Simultanément et dans la foulée de la grève de l’amiante la Commission s’applique à concrétiser le projet d’une lettre pastorale sur la condition ouvrière. De nouveau des divergences se manifestent à la fois entre évêques et entre théologiens et éthiciens spécialisés dans le domaine social. Suzanne Clavette a retrouvé la version originelle de la lettre, qui diffère sur maints points de la version officielle qui, après plusieurs délais, paraîtra le 31 mars 1950, deux mois après la démission forcée de l’archevêque de Montréal, Monseigneur Joseph Charbonneau.

Nonobstant les multiples concessions consenties par les rédacteurs de la version originelle le texte officiel du mois de mars sera la cible de critiques nombreuses. Deux écoles s’affrontent ; de part et d’autre on ne lâche pas prise.

Les deux versions du document donnent l’image d’une Eglise bien engagée socialement et qui offre un vaste espace pour la manifestation d’opinions diverses. Un temps qu’on évoque non sans une certaine nostalgie.
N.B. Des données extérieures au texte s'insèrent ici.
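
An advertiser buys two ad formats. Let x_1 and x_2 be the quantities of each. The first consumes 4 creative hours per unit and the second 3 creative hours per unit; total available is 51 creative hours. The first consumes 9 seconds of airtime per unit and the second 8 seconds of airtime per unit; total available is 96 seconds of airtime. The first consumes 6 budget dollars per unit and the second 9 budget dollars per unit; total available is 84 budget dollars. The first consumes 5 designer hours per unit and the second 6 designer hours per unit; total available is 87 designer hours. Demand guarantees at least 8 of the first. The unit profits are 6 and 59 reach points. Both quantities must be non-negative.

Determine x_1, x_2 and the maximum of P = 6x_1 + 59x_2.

x_1 = 8, x_2 = 3, maximum P = 225

Corner points and P = 6x_1 + 59x_2:
  (32/3, 0) → P = 64
  (8, 0) → P = 48
  (8, 3) → P = 225

The optimum lies where 9x_1 + 8x_2 = 96 and x_1 = 8.
Solving simultaneously gives x_1 = 8, x_2 = 3.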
Non pas que la liberté de s’exprimer ait disparu, mais tout simplement pace que des acteurs ont disparu de la scène et que la relève n’a pas repris le flambeau.

Dialoguer avec l’islam

Le dialogue ouvre la voie qui conduit à une meilleure connaissance de l’autre et favorise la paix. C’est sans doute attirés par cette perspective que des représentants de l’islam et des porte-parole chrétiens se rencontrent, comme cela se produit actuellement en France, à Rome et ailleurs. On a tout à gagner à ce rapprochement entre deux religions monothéistes.

De quoi parle-t-on dans ces rencontres, je ne saurais dire. Mais le monde ordinaire qui puise son information dans les médias est en train de se faire une idée de plus en plus claire des questions qu’on devrait aborder en priorité quand on dialogue avec des amis islamistes.

Les médias nous apprennent que la violence perturbe la vie quotidienne dans plusieurs pays musulmans. On s’y entretue sans merci, on pose des bombes, on multiplie les attentats-suicides, les femmes y sont victimes de sévices honteux. Qui plus est, prétendant s’inspirer du Coran, des terroristes s’infiltrent dans les pays occidentaux et menacent la sécurité de milliers d’hommes, de femmes et d’enfants Effectuer un simple voyage en avion est devenu une aventure risquée. La religion des uns met en péril la survie des autres.

Quelques versets coraniques où il est question de paix et de fraternité ne réussiront pas à gommer l’impression qu’on a affaire, dans le cas de l’islam radical, à une idéologie religieuse imprégnée de violence, hautement méprisante à l’égard des femmes et allergique aux droits humains. Il devient impératif que des porte-parole crédibles faisant autorité au sein du monde musulman dénoncent sans équivoque ce qui apparaît, aux yeux de spécialistes de cette religion, comme une perversion du message originel. Dans une telle conjoncture, garder le silence risque de passer pour une approbation et peut induire certains à conclure que c’est tout l’islam qui revêt le caractère d’une idéologie religieuse néfaste.

« C’est s’enfouir la tête dans le sable, écrit Jean Daniel ( Le Nouvel Observateur, 17-23 décembre 2009), de ne pas voir qu’il y a une force musulmane qui s’affirme dans le monde , qu’elle est présente en Europe et en France et qu’elle peut poser des problèmes ». Et d’ajouter : « Nombre de musulmans désavouent de toutes leurs forces les virtualités intégristes de l’islam. Mais qu’ils le disent tout haut, au nom du ciel, qu’ils le disent ! »

Il y a là une problématique que les experts en œcuménisme devraient inscrire à leur agenda, s’ils ne l’ont pas déjà fait. Ils ont l’obligation de pratiquer le dialogue « dans la vérité », c’est-à-dire ne pas escamoter des réalités dramatiques que l’on pourrait être tenté de camoufler sous des oripeaux religieux et qui perturbent gravement le quotidien du monde ordinaire, tant celui des musulmans que des non-musulmans.